The reigns of Maria Theresa and Joseph II., while modifying the evils of the position of the serf, had taught him to look to the Court of Vienna, rather than to the Diet of Presburg, for help in his troubles.
The Edict of Maria Theresa, called the Urbarium, had granted the peasant the right of leaving the land when he pleased, or of remaining if he liked, while he complied with certain conditions; and by this act he was allowed to bequeath the use of his land to his descendants. Further, a right of appeal had been granted from his landlord's decision to the official court at Buda, known as the Statthalterei. By the same law the labour to be performed by the peasantry had been fixed, instead of being left to the will of the lord, as heretofore.
The reforms of Joseph II. had, like most of his attempts, been too vigorous to be lasting; but he had done enough to strengthen in the minds of the oppressed peasantry of Hungary the desire to look to the Emperor as their liberator. Thus the satisfaction of the claims of humanity had tended to weaken Constitutional freedom.
The bitter feeling between noble and peasant was illustrated most painfully in the year 1831, when an outbreak of cholera in Hungary was attributed by the peasantry to the poisoning of the wells by the nobles. Agrarian risings had followed, and more than fifty peasants had been hung without trial.
Such was the state of feeling when the Diet of 1832 met at Presburg. Had the leader of the movement for agrarian reform been a mere champion of Constitutionalism, the work of drawing together the peasant and noble might have been more difficult. But fortunately the work fell into the hands of a man who, though not deficient in powers of oratory, was far less a popular leader than a thoughtful and humane student of affairs. This was Francis Deak, then thirty years of age, trained, like so many leaders of the time, for the bar, and already known as a speaker in the County Assembly of Zala. He was not a man of the delicate, cultured type of Szechenyi; nor did he possess the commanding figure and lion voice of Wesselenyi. He was broad and sturdy in figure, his face was round and humorous, and his eye twinkled with fun. Yet he was not without a deep shade of melancholy. He was a man who inspired in all who came near him a sense of entire trust in his honesty and steadiness of purpose; and this feeling, though unlike the enthusiasm which is roused alike by the highest genius and by merely popular gifts, was yet exactly the form of confidence needed to enable Deak to do the special work which lay before him.

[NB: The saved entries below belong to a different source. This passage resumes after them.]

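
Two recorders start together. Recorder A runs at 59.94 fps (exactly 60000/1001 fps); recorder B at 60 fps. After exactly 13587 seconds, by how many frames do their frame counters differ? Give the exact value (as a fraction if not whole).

A emits 60000/1001 × 13587 = 116460000/143 frames; B emits 60 × 13587 = 815220.
Difference = 116460/143 frames (≈ 814.4056); B is ahead of A.

116460/143 frames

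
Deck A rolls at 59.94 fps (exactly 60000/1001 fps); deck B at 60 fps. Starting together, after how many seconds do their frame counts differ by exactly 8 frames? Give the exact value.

2002/15 seconds

The gap grows by |60 − 60000/1001| = 60/1001 frames per second.
Time for a 8-frame gap: 8 ÷ (60/1001) = 2002/15 s.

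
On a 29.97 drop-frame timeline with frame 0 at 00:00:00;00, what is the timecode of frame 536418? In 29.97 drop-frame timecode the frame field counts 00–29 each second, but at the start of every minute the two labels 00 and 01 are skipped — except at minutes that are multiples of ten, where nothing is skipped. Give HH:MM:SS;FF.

Each 10-minute DF block holds 10 × 60 × 30 − 9 × 2 = 17982 frames. 536418 ÷ 17982 → 29 full blocks, remainder 14940.
Within the partial block the first minute is 1800 frames and each further minute 1798, so 8 further minute boundaries passed. Total skipped labels = 18 × 29 + 2 × 8 = 538.
Non-drop label index = 536418 + 538 = 536956; at 30 labels/s that is 04:58:18:16, i.e. DF 04:58:18;16.

04:58:18;16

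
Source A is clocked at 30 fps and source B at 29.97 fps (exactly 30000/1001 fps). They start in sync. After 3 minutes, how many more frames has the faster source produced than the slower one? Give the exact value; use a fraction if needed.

3 min = 180 s.
A emits 30 × 180 = 5400 frames; B emits 30000/1001 × 180 = 5400000/1001.
Difference = 5400/1001 frames (≈ 5.3946); B is behind A.

5400/1001 frames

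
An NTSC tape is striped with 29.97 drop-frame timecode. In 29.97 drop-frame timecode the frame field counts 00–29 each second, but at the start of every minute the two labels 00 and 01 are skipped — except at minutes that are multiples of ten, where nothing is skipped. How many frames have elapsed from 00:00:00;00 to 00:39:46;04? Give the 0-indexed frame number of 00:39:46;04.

71512

As if non-drop at 30 labels/s: (0 × 3600 + 39 × 60 + 46) × 30 + 4 = 71584.
Minute boundaries passed: 39; those not divisible by 10: 39 − 3 = 36; dropped labels = 2 × 36 = 72.
Actual frame index = 71584 − 72 = 71512.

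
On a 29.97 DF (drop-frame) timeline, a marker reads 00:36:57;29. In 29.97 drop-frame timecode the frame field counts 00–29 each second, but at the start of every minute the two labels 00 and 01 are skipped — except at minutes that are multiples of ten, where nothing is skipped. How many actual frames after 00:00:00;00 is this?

Complete 10-minute blocks: 3, each 17982 frames → 53946.
Remaining 6 whole minutes in the current block: 1800 + 5 × 1798 = 10790 frames.
Within the current minute: 57 × 30 + 29 − 2 = 1737 (labels ;00/;01 skipped at this minute). Total = 53946 + 10790 + 1737 = 66473.

66473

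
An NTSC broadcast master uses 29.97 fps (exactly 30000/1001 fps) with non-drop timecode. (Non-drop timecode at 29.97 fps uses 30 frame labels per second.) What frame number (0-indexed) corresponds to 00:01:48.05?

frame 3245

Total seconds to the label: (0 × 3600 + 1 × 60 + 48) = 108.
Frame index = 108 × 30 + 5 = 3245.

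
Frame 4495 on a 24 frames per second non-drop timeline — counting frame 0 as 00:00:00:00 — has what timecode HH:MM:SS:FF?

4495 ÷ 24 = 187 full seconds, remainder 7 frames.
187 s = 0 h 3 min 7 s.
Timecode: 00:03:07:07.

00:03:07:07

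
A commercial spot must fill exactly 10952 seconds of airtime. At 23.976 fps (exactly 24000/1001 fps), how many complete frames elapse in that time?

Frames = 10952 × 24000/1001 = 262848000/1001 ≈ 262585.4146.
Complete frames: 262585.

262585 frames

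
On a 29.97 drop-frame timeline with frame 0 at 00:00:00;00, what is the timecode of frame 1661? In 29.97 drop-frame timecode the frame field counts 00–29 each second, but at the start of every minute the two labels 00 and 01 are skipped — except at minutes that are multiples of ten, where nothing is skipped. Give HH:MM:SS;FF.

00:00:55;11

Each 10-minute DF block holds 10 × 60 × 30 − 9 × 2 = 17982 frames. 1661 ÷ 17982 → 0 full blocks, remainder 1661.
Within the partial block the first minute is 1800 frames and each further minute 1798, so 0 further minute boundaries passed. Total skipped labels = 18 × 0 + 2 × 0 = 0.
Non-drop label index = 1661 + 0 = 1661; at 30 labels/s that is 00:00:55:11, i.e. DF 00:00:55;11.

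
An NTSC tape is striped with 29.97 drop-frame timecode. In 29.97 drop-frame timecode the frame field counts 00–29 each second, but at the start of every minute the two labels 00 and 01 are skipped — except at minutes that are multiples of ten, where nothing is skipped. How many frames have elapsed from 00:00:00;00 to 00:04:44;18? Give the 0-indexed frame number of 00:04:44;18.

Complete 10-minute blocks: 0, each 17982 frames → 0.
Remaining 4 whole minutes in the current block: 1800 + 3 × 1798 = 7194 frames.
Within the current minute: 44 × 30 + 18 − 2 = 1336 (labels ;00/;01 skipped at this minute). Total = 0 + 7194 + 1336 = 8530.

8530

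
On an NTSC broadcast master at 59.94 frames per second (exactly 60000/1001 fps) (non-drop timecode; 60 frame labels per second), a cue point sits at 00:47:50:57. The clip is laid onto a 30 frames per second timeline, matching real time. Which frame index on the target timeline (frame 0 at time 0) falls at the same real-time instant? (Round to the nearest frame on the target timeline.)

Source frame index: (0×3600 + 47×60 + 50) × 60 + 57 = 172257.
Real time: 172257 / (60000/1001) = 57476419/20000 s.
Target frame: (57476419/20000) × (30) = 172429257/2000 ≈ 86214.629 → 86215.

frame 86215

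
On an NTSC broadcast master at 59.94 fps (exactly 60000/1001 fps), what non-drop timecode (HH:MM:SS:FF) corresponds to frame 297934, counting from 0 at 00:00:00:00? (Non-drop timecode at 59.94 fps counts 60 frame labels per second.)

01:22:45:34

297934 ÷ 60 = 4965 full seconds, remainder 34 frames.
4965 s = 1 h 22 min 45 s.
Timecode: 01:22:45:34.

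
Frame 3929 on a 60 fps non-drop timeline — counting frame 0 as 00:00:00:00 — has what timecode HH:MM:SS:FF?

00:01:05:29

3929 ÷ 60 = 65 full seconds, remainder 29 frames.
65 s = 0 h 1 min 5 s.
Timecode: 00:01:05:29.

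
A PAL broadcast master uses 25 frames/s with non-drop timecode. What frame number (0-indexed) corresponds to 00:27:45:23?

Total seconds to the label: (0 × 3600 + 27 × 60 + 45) = 1665.
Frame index = 1665 × 25 + 23 = 41648.

frame 41648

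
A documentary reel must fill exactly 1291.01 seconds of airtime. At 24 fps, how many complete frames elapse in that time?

30984 frames

Frames = 1291.01 × 24 = 774606/25 ≈ 30984.2400.
Complete frames: 30984.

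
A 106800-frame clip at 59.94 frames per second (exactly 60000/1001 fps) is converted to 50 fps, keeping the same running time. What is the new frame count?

89089 frames

Target frames = source frames × (target rate / source rate) = 106800 × (50)/(60000/1001) = 106800 × 1001/1200 = 89089.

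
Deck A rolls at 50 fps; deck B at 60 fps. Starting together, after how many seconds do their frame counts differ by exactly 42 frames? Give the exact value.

4.2 seconds

The gap grows by |60 − 50| = 10 frames per second.
Time for a 42-frame gap: 42 ÷ (10) = 4.2 s.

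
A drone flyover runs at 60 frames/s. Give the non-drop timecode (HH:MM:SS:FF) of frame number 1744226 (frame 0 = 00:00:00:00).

08:04:30:26

1744226 ÷ 60 = 29070 full seconds, remainder 26 frames.
29070 s = 8 h 4 min 30 s.
Timecode: 08:04:30:26.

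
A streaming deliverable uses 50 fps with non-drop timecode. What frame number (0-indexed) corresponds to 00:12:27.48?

frame 37398

Total seconds to the label: (0 × 3600 + 12 × 60 + 27) = 747.
Frame index = 747 × 50 + 48 = 37398.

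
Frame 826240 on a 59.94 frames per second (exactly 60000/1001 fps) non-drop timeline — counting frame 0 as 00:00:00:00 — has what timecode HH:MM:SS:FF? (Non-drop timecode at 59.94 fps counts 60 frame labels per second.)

03:49:30:40

826240 ÷ 60 = 13770 full seconds, remainder 40 frames.
13770 s = 3 h 49 min 30 s.
Timecode: 03:49:30:40.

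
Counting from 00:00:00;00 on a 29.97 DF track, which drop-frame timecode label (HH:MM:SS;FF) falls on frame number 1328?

Ten DF minutes hold 17982 frames, so frame 1328 lies in block 0 (frames 0–17981) with 1328 frames into that block.
The block's first minute is 1800 frames and the rest 1798 each; 1328 frames reaches minute 0, so 0 × 18 + 0 × 2 = 0 labels have been skipped so far.
Adding those back, label number 1328 + 0 = 1328 at 30 labels/s is 44 s + 8 f = 0 h 0 min 44 s frame 8, i.e. 00:00:44;08.

00:00:44;08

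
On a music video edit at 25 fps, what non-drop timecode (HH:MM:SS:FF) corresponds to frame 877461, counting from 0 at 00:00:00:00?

09:44:58:11

877461 ÷ 25 = 35098 full seconds, remainder 11 frames.
35098 s = 9 h 44 min 58 s.
Timecode: 09:44:58:11.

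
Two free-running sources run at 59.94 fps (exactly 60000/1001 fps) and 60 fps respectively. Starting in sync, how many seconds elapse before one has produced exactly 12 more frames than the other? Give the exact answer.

The gap grows by |60 − 60000/1001| = 60/1001 frames per second.
Time for a 12-frame gap: 12 ÷ (60/1001) = 200.2 s.

200.2 seconds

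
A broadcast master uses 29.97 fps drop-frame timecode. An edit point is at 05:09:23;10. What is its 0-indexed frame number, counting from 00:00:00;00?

Complete 10-minute blocks: 30, each 17982 frames → 539460.
Remaining 9 whole minutes in the current block: 1800 + 8 × 1798 = 16184 frames.
Within the current minute: 23 × 30 + 10 − 2 = 698 (labels ;00/;01 skipped at this minute). Total = 539460 + 16184 + 698 = 556342.

556342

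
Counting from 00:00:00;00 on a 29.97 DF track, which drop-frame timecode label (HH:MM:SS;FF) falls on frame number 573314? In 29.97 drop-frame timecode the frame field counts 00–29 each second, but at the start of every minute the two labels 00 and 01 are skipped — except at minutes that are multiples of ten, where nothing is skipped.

05:18:49;18

Each 10-minute DF block holds 10 × 60 × 30 − 9 × 2 = 17982 frames. 573314 ÷ 17982 → 31 full blocks, remainder 15872.
Within the partial block the first minute is 1800 frames and each further minute 1798, so 8 further minute boundaries passed. Total skipped labels = 18 × 31 + 2 × 8 = 574.
Non-drop label index = 573314 + 574 = 573888; at 30 labels/s that is 05:18:49:18, i.e. DF 05:18:49;18.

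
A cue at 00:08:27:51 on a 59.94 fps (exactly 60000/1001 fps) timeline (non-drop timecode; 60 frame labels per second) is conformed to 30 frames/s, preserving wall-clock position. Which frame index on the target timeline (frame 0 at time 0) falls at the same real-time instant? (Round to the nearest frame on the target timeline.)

Source frame index: (0×3600 + 8×60 + 27) × 60 + 51 = 30471.
Real time: 30471 / (60000/1001) = 10167157/20000 s.
Target frame: (10167157/20000) × (30) = 30501471/2000 ≈ 15250.736 → 15251.

frame 15251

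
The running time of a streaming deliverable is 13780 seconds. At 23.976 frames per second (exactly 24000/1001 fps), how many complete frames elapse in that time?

330389 frames

Frames = 13780 × 24000/1001 = 25440000/77 ≈ 330389.6104.
Complete frames: 330389.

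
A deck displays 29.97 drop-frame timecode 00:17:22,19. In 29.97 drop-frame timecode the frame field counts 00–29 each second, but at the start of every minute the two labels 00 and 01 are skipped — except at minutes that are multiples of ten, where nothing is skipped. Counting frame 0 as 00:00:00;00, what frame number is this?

31247

Complete 10-minute blocks: 1, each 17982 frames → 17982.
Remaining 7 whole minutes in the current block: 1800 + 6 × 1798 = 12588 frames.
Within the current minute: 22 × 30 + 19 − 2 = 677 (labels ;00/;01 skipped at this minute). Total = 17982 + 12588 + 677 = 31247.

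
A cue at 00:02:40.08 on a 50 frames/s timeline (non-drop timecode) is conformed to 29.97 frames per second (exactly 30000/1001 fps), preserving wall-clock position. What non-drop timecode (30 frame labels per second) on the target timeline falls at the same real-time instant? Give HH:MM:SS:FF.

Source frame index: (0×3600 + 2×60 + 40) × 50 + 8 = 8008.
Real time: 8008 / (50) = 4004/25 s.
Target frame: (4004/25) × (30000/1001) = 4800.
At 30 labels/s: frame 4800 → 00:02:40:00.

00:02:40:00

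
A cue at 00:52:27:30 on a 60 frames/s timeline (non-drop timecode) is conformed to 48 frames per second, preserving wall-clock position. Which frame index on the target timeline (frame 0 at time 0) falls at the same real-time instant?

Source frame index: (0×3600 + 52×60 + 27) × 60 + 30 = 188850.
Real time: 188850 / (60) = 6295/2 s.
Target frame: (6295/2) × (48) = 151080.

frame 151080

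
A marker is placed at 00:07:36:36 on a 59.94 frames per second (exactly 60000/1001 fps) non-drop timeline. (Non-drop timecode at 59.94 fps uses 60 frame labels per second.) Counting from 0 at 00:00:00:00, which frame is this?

frame 27396

Total seconds to the label: (0 × 3600 + 7 × 60 + 36) = 456.
Frame index = 456 × 60 + 36 = 27396.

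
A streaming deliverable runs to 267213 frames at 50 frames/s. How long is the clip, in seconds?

Running time = 267213 / (50) = 5344.26 s.

5344.26 seconds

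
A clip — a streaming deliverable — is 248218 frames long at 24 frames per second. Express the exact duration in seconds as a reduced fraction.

Running time = 248218 ÷ (24) = 248218 × 1/24 = 124109/12 s.

124109/12 seconds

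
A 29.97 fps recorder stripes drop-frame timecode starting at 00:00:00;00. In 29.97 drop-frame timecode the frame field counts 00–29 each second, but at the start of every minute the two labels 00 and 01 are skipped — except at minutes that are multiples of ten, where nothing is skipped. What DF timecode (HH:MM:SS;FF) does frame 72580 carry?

00:40:21;22

Each 10-minute DF block holds 10 × 60 × 30 − 9 × 2 = 17982 frames. 72580 ÷ 17982 → 4 full blocks, remainder 652.
Within the partial block the first minute is 1800 frames and each further minute 1798, so 0 further minute boundaries passed. Total skipped labels = 18 × 4 + 2 × 0 = 72.
Non-drop label index = 72580 + 72 = 72652; at 30 labels/s that is 00:40:21:22, i.e. DF 00:40:21;22.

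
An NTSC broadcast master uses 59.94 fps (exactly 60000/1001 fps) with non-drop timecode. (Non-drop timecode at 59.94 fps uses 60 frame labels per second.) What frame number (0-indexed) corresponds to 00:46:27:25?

frame 167245

Total seconds to the label: (0 × 3600 + 46 × 60 + 27) = 2787.
Frame index = 2787 × 60 + 25 = 167245.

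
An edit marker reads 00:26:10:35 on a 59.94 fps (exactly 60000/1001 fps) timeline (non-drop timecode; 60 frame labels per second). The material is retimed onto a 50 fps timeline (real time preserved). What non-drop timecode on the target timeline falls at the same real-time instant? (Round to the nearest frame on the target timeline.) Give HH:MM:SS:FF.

Source frame index: (0×3600 + 26×60 + 10) × 60 + 35 = 94235.
Real time: 94235 / (60000/1001) = 18865847/12000 s.
Target frame: (18865847/12000) × (50) = 18865847/240 ≈ 78607.696 → 78608.
At 50 labels/s: frame 78608 → 00:26:12:08.

00:26:12:08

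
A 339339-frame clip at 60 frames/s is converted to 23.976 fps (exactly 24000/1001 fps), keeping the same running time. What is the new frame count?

135600 frames

Target frames = source frames × (target rate / source rate) = 339339 × (24000/1001)/(60) = 339339 × 400/1001 = 135600.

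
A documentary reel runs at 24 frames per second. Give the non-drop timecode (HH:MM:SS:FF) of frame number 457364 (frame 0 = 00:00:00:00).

457364 ÷ 24 = 19056 full seconds, remainder 20 frames.
19056 s = 5 h 17 min 36 s.
Timecode: 05:17:36:20.

05:17:36:20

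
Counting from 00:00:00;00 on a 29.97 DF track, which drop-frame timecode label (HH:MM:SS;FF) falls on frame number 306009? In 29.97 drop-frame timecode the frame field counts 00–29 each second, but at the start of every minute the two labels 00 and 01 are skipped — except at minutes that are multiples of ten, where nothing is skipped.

02:50:10;15

Ten DF minutes hold 17982 frames, so frame 306009 lies in block 17 (frames 305694–323675) with 315 frames into that block.
The block's first minute is 1800 frames and the rest 1798 each; 315 frames reaches minute 0, so 17 × 18 + 0 × 2 = 306 labels have been skipped so far.
Adding those back, label number 306009 + 306 = 306315 at 30 labels/s is 10210 s + 15 f = 2 h 50 min 10 s frame 15, i.e. 02:50:10;15.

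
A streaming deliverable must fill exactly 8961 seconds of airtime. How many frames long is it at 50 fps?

Frames = 8961 × 50 = 448050.

448050 frames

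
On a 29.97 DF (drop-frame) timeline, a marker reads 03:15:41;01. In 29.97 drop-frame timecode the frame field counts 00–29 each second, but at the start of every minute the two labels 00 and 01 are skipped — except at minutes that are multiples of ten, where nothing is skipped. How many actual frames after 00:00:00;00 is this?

Complete 10-minute blocks: 19, each 17982 frames → 341658.
Remaining 5 whole minutes in the current block: 1800 + 4 × 1798 = 8992 frames.
Within the current minute: 41 × 30 + 1 − 2 = 1229 (labels ;00/;01 skipped at this minute). Total = 341658 + 8992 + 1229 = 351879.

351879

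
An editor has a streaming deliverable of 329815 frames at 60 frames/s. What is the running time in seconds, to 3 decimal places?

5496.917 seconds

Running time = 329815 × 1/60 = 65963/12 s ≈ 5496.917 s.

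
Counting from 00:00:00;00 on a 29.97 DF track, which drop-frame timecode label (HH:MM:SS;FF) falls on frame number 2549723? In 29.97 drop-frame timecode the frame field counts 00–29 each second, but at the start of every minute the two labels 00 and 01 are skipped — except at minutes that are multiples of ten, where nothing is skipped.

Each 10-minute DF block holds 10 × 60 × 30 − 9 × 2 = 17982 frames. 2549723 ÷ 17982 → 141 full blocks, remainder 14261.
Within the partial block the first minute is 1800 frames and each further minute 1798, so 7 further minute boundaries passed. Total skipped labels = 18 × 141 + 2 × 7 = 2552.
Non-drop label index = 2549723 + 2552 = 2552275; at 30 labels/s that is 23:37:55:25, i.e. DF 23:37:55;25.

23:37:55;25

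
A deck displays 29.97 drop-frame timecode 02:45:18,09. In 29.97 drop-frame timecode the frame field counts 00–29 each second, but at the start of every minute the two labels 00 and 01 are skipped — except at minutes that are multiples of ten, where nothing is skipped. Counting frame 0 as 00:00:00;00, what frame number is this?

297251

Complete 10-minute blocks: 16, each 17982 frames → 287712.
Remaining 5 whole minutes in the current block: 1800 + 4 × 1798 = 8992 frames.
Within the current minute: 18 × 30 + 9 − 2 = 547 (labels ;00/;01 skipped at this minute). Total = 287712 + 8992 + 547 = 297251.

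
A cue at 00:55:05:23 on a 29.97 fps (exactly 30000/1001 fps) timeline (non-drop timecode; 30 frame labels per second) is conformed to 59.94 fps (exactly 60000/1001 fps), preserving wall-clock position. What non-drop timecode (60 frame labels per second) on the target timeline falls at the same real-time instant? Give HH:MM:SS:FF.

00:55:05:46

Source frame index: (0×3600 + 55×60 + 5) × 30 + 23 = 99173.
Real time: 99173 / (30000/1001) = 99272173/30000 s.
Target frame: (99272173/30000) × (60000/1001) = 198346.
At 60 labels/s: frame 198346 → 00:55:05:46.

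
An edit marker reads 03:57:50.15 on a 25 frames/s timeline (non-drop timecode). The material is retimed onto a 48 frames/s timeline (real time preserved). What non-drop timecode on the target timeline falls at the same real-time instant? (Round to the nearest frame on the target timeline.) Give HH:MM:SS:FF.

03:57:50:29

Source frame index: (3×3600 + 57×60 + 50) × 25 + 15 = 356765.
Real time: 356765 / (25) = 71353/5 s.
Target frame: (71353/5) × (48) = 3424944/5 ≈ 684988.800 → 684989.
At 48 labels/s: frame 684989 → 03:57:50:29.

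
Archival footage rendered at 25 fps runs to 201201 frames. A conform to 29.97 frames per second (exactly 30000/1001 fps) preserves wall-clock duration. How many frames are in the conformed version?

Target frames = source frames × (target rate / source rate) = 201201 × (30000/1001)/(25) = 201201 × 1200/1001 = 241200.

241200 frames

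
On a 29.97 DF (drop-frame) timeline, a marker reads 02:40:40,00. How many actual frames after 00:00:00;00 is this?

Complete 10-minute blocks: 16, each 17982 frames → 287712.
Remaining 0 whole minutes in the current block: 0 frames.
Within the current minute: 40 × 30 + 0 = 1200. Total = 287712 + 0 + 1200 = 288912.

288912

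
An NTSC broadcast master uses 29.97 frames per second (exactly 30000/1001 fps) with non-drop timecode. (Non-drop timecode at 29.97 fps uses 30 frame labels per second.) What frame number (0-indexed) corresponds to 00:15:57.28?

Total seconds to the label: (0 × 3600 + 15 × 60 + 57) = 957.
Frame index = 957 × 30 + 28 = 28738.

28738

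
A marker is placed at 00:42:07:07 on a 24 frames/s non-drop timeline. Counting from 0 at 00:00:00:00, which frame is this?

Total seconds to the label: (0 × 3600 + 42 × 60 + 7) = 2527.
Frame index = 2527 × 24 + 7 = 60655.

60655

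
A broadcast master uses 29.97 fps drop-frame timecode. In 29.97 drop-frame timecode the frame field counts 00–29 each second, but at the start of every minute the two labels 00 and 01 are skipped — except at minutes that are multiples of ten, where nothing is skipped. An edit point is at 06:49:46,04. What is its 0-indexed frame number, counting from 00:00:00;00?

736846

As if non-drop at 30 labels/s: (6 × 3600 + 49 × 60 + 46) × 30 + 4 = 737584.
Minute boundaries passed: 409; those not divisible by 10: 409 − 40 = 369; dropped labels = 2 × 369 = 738.
Actual frame index = 737584 − 738 = 736846.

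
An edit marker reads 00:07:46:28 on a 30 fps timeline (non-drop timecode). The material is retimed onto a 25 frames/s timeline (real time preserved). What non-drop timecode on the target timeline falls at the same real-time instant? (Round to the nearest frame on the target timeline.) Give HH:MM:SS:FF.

Source frame index: (0×3600 + 7×60 + 46) × 30 + 28 = 14008.
Real time: 14008 / (30) = 7004/15 s.
Target frame: (7004/15) × (25) = 35020/3 ≈ 11673.333 → 11673.
At 25 labels/s: frame 11673 → 00:07:46:23.

00:07:46:23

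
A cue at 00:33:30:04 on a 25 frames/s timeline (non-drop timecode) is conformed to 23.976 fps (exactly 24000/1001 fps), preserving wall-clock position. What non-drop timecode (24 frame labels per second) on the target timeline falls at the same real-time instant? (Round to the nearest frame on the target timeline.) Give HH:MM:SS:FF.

00:33:28:04

Source frame index: (0×3600 + 33×60 + 30) × 25 + 4 = 50254.
Real time: 50254 / (25) = 50254/25 s.
Target frame: (50254/25) × (24000/1001) = 48243840/1001 ≈ 48195.644 → 48196.
At 24 labels/s: frame 48196 → 00:33:28:04.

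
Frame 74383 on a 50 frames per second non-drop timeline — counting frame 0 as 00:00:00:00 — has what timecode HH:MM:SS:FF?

00:24:47:33

74383 ÷ 50 = 1487 full seconds, remainder 33 frames.
1487 s = 0 h 24 min 47 s.
Timecode: 00:24:47:33.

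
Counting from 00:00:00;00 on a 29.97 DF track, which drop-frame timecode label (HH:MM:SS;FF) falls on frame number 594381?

Each 10-minute DF block holds 10 × 60 × 30 − 9 × 2 = 17982 frames. 594381 ÷ 17982 → 33 full blocks, remainder 975.
Within the partial block the first minute is 1800 frames and each further minute 1798, so 0 further minute boundaries passed. Total skipped labels = 18 × 33 + 2 × 0 = 594.
Non-drop label index = 594381 + 594 = 594975; at 30 labels/s that is 05:30:32:15, i.e. DF 05:30:32;15.

05:30:32;15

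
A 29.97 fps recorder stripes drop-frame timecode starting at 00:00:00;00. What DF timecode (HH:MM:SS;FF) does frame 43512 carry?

Ten DF minutes hold 17982 frames, so frame 43512 lies in block 2 (frames 35964–53945) with 7548 frames into that block.
The block's first minute is 1800 frames and the rest 1798 each; 7548 frames reaches minute 4, so 2 × 18 + 4 × 2 = 44 labels have been skipped so far.
Adding those back, label number 43512 + 44 = 43556 at 30 labels/s is 1451 s + 26 f = 0 h 24 min 11 s frame 26, i.e. 00:24:11;26.

00:24:11;26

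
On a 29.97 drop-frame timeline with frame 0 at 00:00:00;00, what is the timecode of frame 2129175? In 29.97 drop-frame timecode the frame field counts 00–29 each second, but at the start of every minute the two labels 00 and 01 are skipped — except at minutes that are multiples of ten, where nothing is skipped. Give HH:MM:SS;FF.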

The question of the reform of the Urbarium he at once made his own. Besides the miseries of the peasantry above mentioned, they were continually exposed to all kinds of petty tyrannies. Their horses were liable to be seized by tourists through the country, and soldiers were billeted upon them. Deak demanded the extension to the peasant of the right of buying land, and better security for person and property.
But it soon became evident that, whatever exceptions there might be to the rule, the Magnates of Hungary were not prepared to surrender their privileges. The point which the reformers specially insisted on in the new Urbarium was a clause enabling the peasant to free himself from his feudal dues by a legal arrangement with the landlord. Thirteen times the Lower House of the Diet passed the clause; thirteen times the House of Magnates rejected it; and when at last that House consented to pass it, the Emperor vetoed it.
The reformers were now clearly justified in calling on the people to recognize them as their champions against both nobles and sovereign. But in order to prevent this recognition the Government had forbidden any publication of the debates.
Wesselenyi had met this difficulty in the Transylvanian Diet by introducing a private press of his own, with the help of which he circulated a report of the proceedings. This so alarmed the Government that they dissolved the Transylvanian Diet and established an absolute ruler in that province. Wesselenyi then transferred his eloquence to the House of Magnates in Presburg, where he thundered against the Government for opposing the liberties of the peasantry, denouncing them in the following words: "The Government sucks out the marrow of nine million of men (i.e., the peasantry); it will not allow us nobles to better their condition by legislative means; but, retaining them in their present state, it only waits its own time to exasperate them against us. Then it will come forward to rescue us. But woe to us! From freemen we shall be degraded to the state of slaves."
But the work which Wesselenyi had half done for Transylvania was to be carried out for Hungary more thoroughly by a man who had been gradually rising into note. This was Louis Kossuth, of whom it may be said that, more than any other man in Europe, he was the author of the Revolution of 1848. He was a few years older than Francis Deak, and, like him, was trained as a lawyer. He had been appointed, in the exercise of his profession, arbitrator between several wealthy proprietors and their dependants. In this position he gained the confidence of many of the peasantry, and he was also able to give them help in the time of the cholera.